The ship recycling market has returned to a “gloomy” state over the course of the past week. In its latest weekly report, shipbroker Clarkson Platou Hellas commented that “this week clearly sums up the difficulties associated with the ship recycling industry and shows how each seven-day period can differ. Contradicting recent reports, Bangladesh has found old problems returning with the restrictions surrounding the foreign exchange and opening of Letters of Credit resurfacing. There are reports of several vessels, recently arrived to the anchorage at Chattogram, now idle waiting for the L/C’s to open. Market sentiment has also affected the recyclers mentality as a declining trend is being promoted from the waterfront with many now providing indications lower compared to recent weeks. With Ramadan coming to an end, the hope is that a resurgence of interest and improved price levels will arrive from the recyclers from Bangladesh in a couple of weeks’ time, after their EID holidays. Elsewhere, Indian remains the more stable market of the Sub. Continent destinations and the lack of tonnage supply should ensure price levels maintain their firm stance”, the shipbroker concluded.
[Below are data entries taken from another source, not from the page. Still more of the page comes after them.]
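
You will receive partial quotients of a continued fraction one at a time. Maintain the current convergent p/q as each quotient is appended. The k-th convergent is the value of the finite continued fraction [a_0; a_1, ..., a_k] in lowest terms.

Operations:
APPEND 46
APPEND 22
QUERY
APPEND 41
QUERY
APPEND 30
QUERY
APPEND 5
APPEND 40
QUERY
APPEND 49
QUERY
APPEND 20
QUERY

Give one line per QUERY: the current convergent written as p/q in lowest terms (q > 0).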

Meanwhile, in a separate note this week, GMS (www.gmsinc.net), the world’s leading cash buyer of ships, added that “a comparable gloom has descended across all of the major ship recycling destinations whilst prices, demand, and sentiments are all retreating, as a miserable supply of tonnage and continued struggles on L/C financing issues plague the most recent deliveries into Bangladesh and Pakistan, the recycling industry has certainly been through a tough and quiet week. The ongoing month of Ramadan has also led to much softer sentiments across the board, as ongoing religious festivities are observed, and business takes a backseat for the time being. Volatile steel plate prices have not helped the current situation brewing at the various recycling destinations either, and this has seen most end users of fresh tonnage abstain from buying, choosing instead to wait and watch developments and how the market opens post Ramadan, before offering afresh on any new vessels being proposed”.
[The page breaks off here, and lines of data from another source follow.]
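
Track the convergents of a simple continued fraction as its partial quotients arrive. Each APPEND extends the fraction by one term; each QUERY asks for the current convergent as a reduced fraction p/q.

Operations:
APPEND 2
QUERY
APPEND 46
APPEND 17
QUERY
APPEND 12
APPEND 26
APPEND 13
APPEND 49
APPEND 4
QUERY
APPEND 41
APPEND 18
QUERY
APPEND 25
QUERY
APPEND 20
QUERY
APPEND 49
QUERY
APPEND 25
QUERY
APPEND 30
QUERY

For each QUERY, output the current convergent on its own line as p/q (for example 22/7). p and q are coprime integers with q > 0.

APPEND 2: p_0 = 2·1 + 0 = 2, q_0 = 2·0 + 1 = 1 → 2/1
APPEND 46: p_1 = 46·2 + 1 = 93, q_1 = 46·1 + 0 = 46 → 93/46
APPEND 17: p_2 = 17·93 + 2 = 1583, q_2 = 17·46 + 1 = 783 → 1583/783
APPEND 12: p_3 = 12·1583 + 93 = 19089, q_3 = 12·783 + 46 = 9442 → 19089/9442
APPEND 26: p_4 = 26·19089 + 1583 = 497897, q_4 = 26·9442 + 783 = 246275 → 497897/246275
APPEND 13: p_5 = 13·497897 + 19089 = 6491750, q_5 = 13·246275 + 9442 = 3211017 → 6491750/3211017
APPEND 49: p_6 = 49·6491750 + 497897 = 318593647, q_6 = 49·3211017 + 246275 = 157586108 → 318593647/157586108
APPEND 4: p_7 = 4·318593647 + 6491750 = 1280866338, q_7 = 4·157586108 + 3211017 = 633555449 → 1280866338/633555449
APPEND 41: p_8 = 41·1280866338 + 318593647 = 52834113505, q_8 = 41·633555449 + 157586108 = 26133359517 → 52834113505/26133359517
APPEND 18: p_9 = 18·52834113505 + 1280866338 = 952294909428, q_9 = 18·26133359517 + 633555449 = 471034026755 → 952294909428/471034026755
APPEND 25: p_10 = 25·952294909428 + 52834113505 = 23860206849205, q_10 = 25·471034026755 + 26133359517 = 11801984028392 → 23860206849205/11801984028392
APPEND 20: p_11 = 20·23860206849205 + 952294909428 = 478156431893528, q_11 = 20·11801984028392 + 471034026755 = 236510714594595 → 478156431893528/236510714594595
APPEND 49: p_12 = 49·478156431893528 + 23860206849205 = 23453525369632077, q_12 = 49·236510714594595 + 11801984028392 = 11600826999163547 → 23453525369632077/11600826999163547
APPEND 25: p_13 = 25·23453525369632077 + 478156431893528 = 586816290672695453, q_13 = 25·11600826999163547 + 236510714594595 = 290257185693683270 → 586816290672695453/290257185693683270
APPEND 30: p_14 = 30·586816290672695453 + 23453525369632077 = 17627942245550495667, q_14 = 30·290257185693683270 + 11600826999163547 = 8719316397809661647 → 17627942245550495667/8719316397809661647

2/1
1583/783
1280866338/633555449
952294909428/471034026755
23860206849205/11801984028392
478156431893528/236510714594595
23453525369632077/11600826999163547
586816290672695453/290257185693683270
17627942245550495667/8719316397809661647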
According to GMS, “the primary problem for recyclers at all the major locations is the ongoing and noticeably painful shortage in the supply of vessels for recycling, as freight markets in Dry Bulk and Containers have shown some renewed positivity of late. As such, after a decade long low supply and activity, last year even though it seemed as though it would been an overall busy and bullish start to 2023 for the major recycling markets.
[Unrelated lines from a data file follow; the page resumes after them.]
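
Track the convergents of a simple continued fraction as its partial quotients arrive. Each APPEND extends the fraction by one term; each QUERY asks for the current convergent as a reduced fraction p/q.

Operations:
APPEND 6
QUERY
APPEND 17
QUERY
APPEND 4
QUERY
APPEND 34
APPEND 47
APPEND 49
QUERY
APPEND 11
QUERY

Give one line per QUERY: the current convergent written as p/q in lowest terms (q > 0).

APPEND 6: p_0 = 6·1 + 0 = 6, q_0 = 6·0 + 1 = 1 → 6/1
APPEND 17: p_1 = 17·6 + 1 = 103, q_1 = 17·1 + 0 = 17 → 103/17
APPEND 4: p_2 = 4·103 + 6 = 418, q_2 = 4·17 + 1 = 69 → 418/69
APPEND 34: p_3 = 34·418 + 103 = 14315, q_3 = 34·69 + 17 = 2363 → 14315/2363
APPEND 47: p_4 = 47·14315 + 418 = 673223, q_4 = 47·2363 + 69 = 111130 → 673223/111130
APPEND 49: p_5 = 49·673223 + 14315 = 33002242, q_5 = 49·111130 + 2363 = 5447733 → 33002242/5447733
APPEND 11: p_6 = 11·33002242 + 673223 = 363697885, q_6 = 11·5447733 + 111130 = 60036193 → 363697885/60036193

6/1
103/17
418/69
33002242/5447733
363697885/60036193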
However, things seem to be easing off even before May arrives and the customary cooling of performance in the sub-continent markets due to the oncoming Monsoon season will only further aggravate the present situation – despite the state of supply and the current (and plenty of) availability of space at dormant plots. Making matters worse, with both Bangladesh and Pakistan markets still requiring lengthy central state bank approval processes to open new L/Cs, it is certainly going to be a painful process to get vessels delivered (in time) moving forward, and patience / extra waiting times will certainly be required from those Owners / Cash Buyers seeking to deliver units moving forward. Lastly, the Turkish market echoes virtually identical sentiments and fundamentals as the sub-continent markets, including the Lira, which continues to relapsefurther every week.